February 07, 2003

The Personal and Koinonia

First of all, go to Karl's blog and read his post there. I'm going to use it as a platform and background for my comments today. Refer also to John D. Zizioulas' Being as Communion, pp. 27-65 (the first chapter of the book).

Tripp has allowed an opening in his paradigm of personal experience as foundational to Faith and life. He has allowed the influence of external experience (others, the Church, etc.) to offer the sort of correction to personal experience that one might deem necessary. Karl rightly points out that we need to stop for a moment and take a look at what we mean by personal/individual and corporate. Just these very issues have come to the fore over at Jeff's blog with regard to Paul's language and theology and preeminently in Jeff's wrestling with new liturgies coming up in the seminary chapel.

It seems obvious to me there's a huge problem here with the personal/individual paradigm. Tripp and others who espouse it seem to me to barely get off the go-space into contradictory experiences before we're lifting up the banner of autonomy and non-coercion and backing away from the corporate. What we're left with is something like a chaos. Proponents of this view celebrate this and read this viewpoint back into the early histories of the Church. "See," the remarks sometimes go, "we're just like the early Church. Things were a mess then. They still are. Everybody believed contradictory things, but we all had koinonia, or participation in the Body and fellowship."

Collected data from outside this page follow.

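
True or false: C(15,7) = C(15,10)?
False

Reasoning: C(15,7) = 6,435 but C(15,10) = 3,003; symmetry gives C(15,7) = C(15,8), not C(15,10).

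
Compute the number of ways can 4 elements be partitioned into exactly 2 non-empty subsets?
7

Reasoning: This equals S(4,2), the Stirling number of the 2nd kind.
Using the Stirling recurrence: S(n,k) = k·S(n-1,k) + S(n-1,k-1)
S(4,2) = 2·S(3,2) + S(3,1)
         = 2·3 + 1
         = 6 + 1
         = 7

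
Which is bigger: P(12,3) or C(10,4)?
P(12,3)=1,320, C(10,4)=210.
Final answer: P(12,3)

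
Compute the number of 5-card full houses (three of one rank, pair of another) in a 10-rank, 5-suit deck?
9,000

Working:
Triple rank: 10. Triple suits: C(5,3)=10. Pair rank: 9. Pair suits: C(5,2)=10. Total: 9,000.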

But is that really true? First of all, was there really all that diversity? And if so, of what did that diversity consist? A straightforward reading of the revelant texts would indicate that where diversity existed one would find in it, heresy. I know. I know. Already my pro-diversity friends have their backs up. "How dare you call me, so-and-so, whoever, a heretic?" Easy there. I'm just saying that the diversity was rife among heretics. The Church very early on developed a strong unity and conformity of belief and worship. Just read Clement of Rome, Ignatios of Antioch, and Justin Martyr from the very end of the first century (Justin was mid-second century). Then dive into Cyprian of Carthage and Hippolytus of Rome. Then take a ride with the Cappadocians. You will be amazed, as was I when I read them, at the thorough uniformity of belief of different persons in different eras, in different geographical areas. Even those whose teachings (or rather, portions of them) were later condemned shared an astounding uniformity of belief: Tertullian, Origen. That's why we still use significant aspects of their works. Some of what they wrote is clearly the belief of the Church.

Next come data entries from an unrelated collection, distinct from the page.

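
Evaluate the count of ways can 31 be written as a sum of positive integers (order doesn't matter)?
6,842
Pentagonal recurrence p(n) = p(n−1) + p(n−2) − p(n−5) − p(n−7) + …: p(31) = p(30) + p(29) − p(26) − p(24) + p(19) + p(16) − p(9) − p(5) = 5,604 + 4,565 − 2,436 − 1,575 + 490 + 231 − 30 − 7 = 6,842.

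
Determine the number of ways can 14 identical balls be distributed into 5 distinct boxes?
3,060

C(14+5-1, 5-1) = C(18, 4) = 3,060.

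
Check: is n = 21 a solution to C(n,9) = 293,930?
C(21,9) = 21·20·19·18·17·16·15·14·13/9! = 106,661,318,400/362,880 = 293,930, which equals 293,930.
Final answer: Yes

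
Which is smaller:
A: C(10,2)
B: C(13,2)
A

Solution: A=C(10,2)=45, B=C(13,2)=78.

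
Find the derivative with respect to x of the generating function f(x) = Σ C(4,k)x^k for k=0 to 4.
Term-by-term differentiation gives Σ k·C(4,k)x^{k-1} for k=1 to 4.
Final answer: Σ k·C(4,k)x^(k-1) for k=1 to 4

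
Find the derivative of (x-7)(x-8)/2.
(2x - 15)/2

Solution: d/dx[(x-7)(x-8)] = (x-8) + (x-7) = 2x - 15. Dividing by 2 gives (2x - 15)/2.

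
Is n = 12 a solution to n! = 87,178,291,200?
No

Solution: 12! = 12·11! = 12·39,916,800 = 479,001,600, which does not equal 87,178,291,200.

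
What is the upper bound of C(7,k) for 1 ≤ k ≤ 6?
C(7,k) is maximised at the centre of the row: C(7,3) = 35.
Final answer: 35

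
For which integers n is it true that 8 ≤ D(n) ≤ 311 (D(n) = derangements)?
Using D(n) = (n−1)[D(n−1) + D(n−2)] with D(1)=0, D(2)=1: D(3)=2; D(4)=9; D(5)=44; D(6)=265; D(7)=1,854. So valid n = 4, 5, 6.

Answer: 4, 5, 6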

And all, of this, folks, within the development (really clarification) of dogma through these wild and wooly early centuries.

I heartily doubt my account laid to rest the skepticisms of those who are opposed to this sort of reading anyway, but it needs to be said.

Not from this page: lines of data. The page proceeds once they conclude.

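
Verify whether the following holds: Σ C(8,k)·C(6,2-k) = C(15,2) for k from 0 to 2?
False

Explanation: Vandermonde's identity gives C(14,2) = 91; RHS C(15,2) = 105.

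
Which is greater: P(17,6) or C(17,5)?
P(17,6)=8,910,720, C(17,5)=6,188.
Final answer: P(17,6)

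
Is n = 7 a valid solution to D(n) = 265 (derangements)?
No

Reasoning: D(7) = (7-1)·[D(6) + D(5)] = 6·[265 + 44] = 1,854, which does not equal 265.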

My main point however, is to piggy-back on Karl's blog. The concepts of personhood and individuality as we understand them today, were not what the early Church believed. As Zizioulas points out so clearly, the New Testament sees the "individual" Christian fundamentally in terms of the Body. No Christian is separate from the Body. No one, according to Paul in 1 Corinthians 10-14 and Ephesians 1-4, etc., can even be a Christian apart from the Body of Christ. So if we are to disagree with the Body, we have a dangerous situation on our hands such that we are separating ourselves from the Body by our own decision, or at least potentially so. (I am leaving aside the question of who/what constitutes the Body in our day. Just take my use of Body in the most generic biblical sense--if that's not a contradiction--possible. In other words, I'm not arguing for/against Eastern Orthodox, Roman Catholic, Anglican, or Protestant.)

The paradigm of those who propose the personal experience as the foundation to the Christian life, then, first of all find themselves in a contretemps. On the one hand, they are in fundamental disagreement with Scripture and the the Fathers and Mothers of the Church. But more to the point, they have no real basis for establishing koinonia. According to Scripture, koinonia is founded on/found only in, the Body of Christ (Acts 2.42ff, 1 Corinthians 10, 11; Ephesians 4.1-11, etc.). If we found koinonia on personal experience, what does one do when there are so many contradictory experiences? Practically speaking? We split the Church. So we have Rite I services and Rite II services. We have traditional hymns services, and contemporary music services. We have youth services and adult services. In short, we have consumer Christianity, or "consumeranity."

Now, I know one objection will be: our personal experience is located in our relationship with God/Christ, and through God/Christ we have koinonia. The Church doesn't matter all that much, then, in this regard. To which I reply: Prove from Scriptures and/or the Fathers that koinonia is through our own personal experiences of God, apart from the Church, and I'll back off my comments and rethink my paradigm.

But if our koinonia is only through the Body of Christ and in that Body with one another, then personal experience cannot be the foundation of our koinonia nor of our belief.